Quand il pose son regard d’aujourd’hui sur le conflit d’hier, Bernard ne peut s’empêcher de constater qu’il avait des a priori sur les Harkis, sur les Pieds-Noirs… qu’il a perdus depuis. Au coeur du conflit, on ne voit parfois qu’un pan de vérité. D’ailleurs, une fois rentré, Bernard ne veut plus en parler. « Et je ne suis pas sûr que les gens avaient envie d’entendre… » Ce n’est que quelques années plus tard qu’il a ressorti ses carnets, proche d’un journal intime. D’un journal de guerre qu’il a confié à l’équipe d’historiens de Benjamin Stora.

Aujourd’hui, le retraité ne participe pas aux commémorations. Il n’est pas davantage inscrit dans les associations d’anciens combattants. Enfin si, une association pour laquelle il reverse sa pension, et qui s’applique à mener des actions humanitaires en Algérie.

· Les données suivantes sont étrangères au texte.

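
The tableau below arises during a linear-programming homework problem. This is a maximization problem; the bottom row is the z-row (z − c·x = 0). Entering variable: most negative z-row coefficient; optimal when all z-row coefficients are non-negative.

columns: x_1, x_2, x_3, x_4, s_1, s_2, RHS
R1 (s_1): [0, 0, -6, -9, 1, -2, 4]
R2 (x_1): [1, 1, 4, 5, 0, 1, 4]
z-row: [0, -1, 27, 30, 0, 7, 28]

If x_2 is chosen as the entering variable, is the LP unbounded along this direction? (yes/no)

Column x_2 has positive entries in row(s) 2, so the ratio test bounds it — not unbounded.

no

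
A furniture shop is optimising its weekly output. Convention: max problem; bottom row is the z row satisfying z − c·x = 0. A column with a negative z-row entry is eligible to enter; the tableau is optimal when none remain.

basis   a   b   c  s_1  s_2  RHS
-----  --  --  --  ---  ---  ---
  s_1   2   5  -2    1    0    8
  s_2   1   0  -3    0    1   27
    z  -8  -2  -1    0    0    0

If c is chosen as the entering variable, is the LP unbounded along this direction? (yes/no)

Every constraint-row entry in column c is ≤ 0, so increasing c is unbounded.

yes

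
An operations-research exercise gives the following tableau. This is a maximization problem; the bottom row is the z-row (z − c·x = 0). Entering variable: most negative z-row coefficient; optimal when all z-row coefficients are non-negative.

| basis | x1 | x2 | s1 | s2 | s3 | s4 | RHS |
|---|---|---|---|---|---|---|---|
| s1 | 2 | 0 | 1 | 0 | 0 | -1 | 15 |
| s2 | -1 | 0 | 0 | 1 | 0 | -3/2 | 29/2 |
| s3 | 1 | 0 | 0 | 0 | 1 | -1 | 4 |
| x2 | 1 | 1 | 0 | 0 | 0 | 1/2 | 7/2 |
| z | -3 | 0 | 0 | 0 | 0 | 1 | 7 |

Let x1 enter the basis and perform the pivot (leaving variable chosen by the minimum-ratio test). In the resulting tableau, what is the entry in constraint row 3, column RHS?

1/2

Ratio test on column x1 — row 1: 15/2 = 15/2; row 2: entry -1 ≤ 0; row 3: 4/1 = 4; row 4: (7/2)/1 = 7/2. Minimum is 7/2 at row 4 (x2 leaves); pivot element 1.
Divide row 4 by 1; eliminate column x1 from the other rows.
Row 3 update in column RHS: 4 − 1·(7/2) = 1/2.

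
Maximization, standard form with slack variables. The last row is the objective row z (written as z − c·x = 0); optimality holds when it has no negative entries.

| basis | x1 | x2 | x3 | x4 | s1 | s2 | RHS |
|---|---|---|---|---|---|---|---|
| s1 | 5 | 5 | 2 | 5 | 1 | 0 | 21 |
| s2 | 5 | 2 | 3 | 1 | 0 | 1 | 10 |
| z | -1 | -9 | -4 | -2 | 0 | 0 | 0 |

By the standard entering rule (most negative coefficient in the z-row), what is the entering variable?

x2

Negative z-row entries: x1: -1, x2: -9, x3: -4, x4: -2.
The most negative is -9 in column x2, so x2 enters.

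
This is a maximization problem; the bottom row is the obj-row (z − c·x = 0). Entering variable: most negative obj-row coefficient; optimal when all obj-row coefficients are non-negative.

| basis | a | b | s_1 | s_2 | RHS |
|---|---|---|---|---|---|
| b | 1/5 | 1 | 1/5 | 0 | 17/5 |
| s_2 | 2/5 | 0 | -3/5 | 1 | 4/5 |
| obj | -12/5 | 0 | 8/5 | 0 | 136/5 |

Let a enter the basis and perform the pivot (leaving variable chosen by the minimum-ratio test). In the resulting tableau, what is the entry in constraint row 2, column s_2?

5/2

Ratio test on column a — row 1: (17/5)/(1/5) = 17; row 2: (4/5)/(2/5) = 2. Minimum is 2 at row 2 (s_2 leaves); pivot element 2/5.
Divide row 2 by 2/5; eliminate column a from the other rows.
In the new row 2, the s_2 entry is the old entry divided by the pivot: 1/(2/5) = 5/2.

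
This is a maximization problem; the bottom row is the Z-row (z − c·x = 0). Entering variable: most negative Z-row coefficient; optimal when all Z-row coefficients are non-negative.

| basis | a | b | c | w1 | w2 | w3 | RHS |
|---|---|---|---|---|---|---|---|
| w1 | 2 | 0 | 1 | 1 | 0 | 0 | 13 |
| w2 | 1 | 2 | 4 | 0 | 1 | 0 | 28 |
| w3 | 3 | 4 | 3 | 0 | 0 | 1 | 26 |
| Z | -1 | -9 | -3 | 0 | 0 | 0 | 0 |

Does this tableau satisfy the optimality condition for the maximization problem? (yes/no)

The Z-row has a negative entry -9 in column b, so it is not optimal.

no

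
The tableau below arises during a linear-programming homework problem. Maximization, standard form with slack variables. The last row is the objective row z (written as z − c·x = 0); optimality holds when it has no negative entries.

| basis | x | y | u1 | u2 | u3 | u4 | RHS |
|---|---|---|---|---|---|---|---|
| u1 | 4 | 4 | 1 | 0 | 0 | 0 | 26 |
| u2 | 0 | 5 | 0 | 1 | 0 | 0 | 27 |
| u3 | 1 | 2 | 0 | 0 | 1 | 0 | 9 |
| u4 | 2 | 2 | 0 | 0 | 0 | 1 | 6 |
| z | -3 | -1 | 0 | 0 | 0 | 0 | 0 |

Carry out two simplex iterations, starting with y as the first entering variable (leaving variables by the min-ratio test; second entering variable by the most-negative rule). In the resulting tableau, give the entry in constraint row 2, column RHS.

Ratio test on column y — row 1: 26/4 = 13/2; row 2: 27/5 = 27/5; row 3: 9/2 = 9/2; row 4: 6/2 = 3. Minimum is 3 at row 4 (u4 leaves); pivot element 2.
Divide row 4 by 2; eliminate column y from the other rows.
Second iteration: most negative z-row entry is -2 in column x, so x enters.
Ratio test on column x — row 1: entry 0 ≤ 0; row 2: entry -5 ≤ 0; row 3: entry -1 ≤ 0; row 4: 3/1 = 3. Minimum is 3 at row 4 (y leaves); pivot element 1.
Divide row 4 by 1; eliminate column x from the other rows.
After both pivots, the entry at constraint row 2, column RHS is 27.

27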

Un livre, plusieurs paroles

Presque 50 ans après l’indépendance de l’Algérie, de plus en plus d’anciens, civils ou militaires, Français ou Algériens, éprouvent le besoin de témoigner sur cette guerre qui a mis 45 ans à dire son nom. Des documents inédits mais aussi des lettres des carnets, des documents reproduits à l’identique en fac-similés, paraissent aujourd’hui dans un livre coédité par France Info et les Arènes, et réalisé sous la direction de l’historien Benjamin Stora
1. Des extraits des cahiers de Bernard Bourdet, certaines de ses photos aussi y sont publiés. « Nous sommes entrés en contact par le biais de l’association des anciens d’appelés d’Algérie contre la guerre. » Mais dans ce livre, des anciens d’Algérie, de différente opinion politique et philosophique, témoignent.

  1. Algérie 1954-1962, sous la direction de Benjamin Stora et Tramor Quemeneur, éditions France-Info – Les Arènes, 34 €.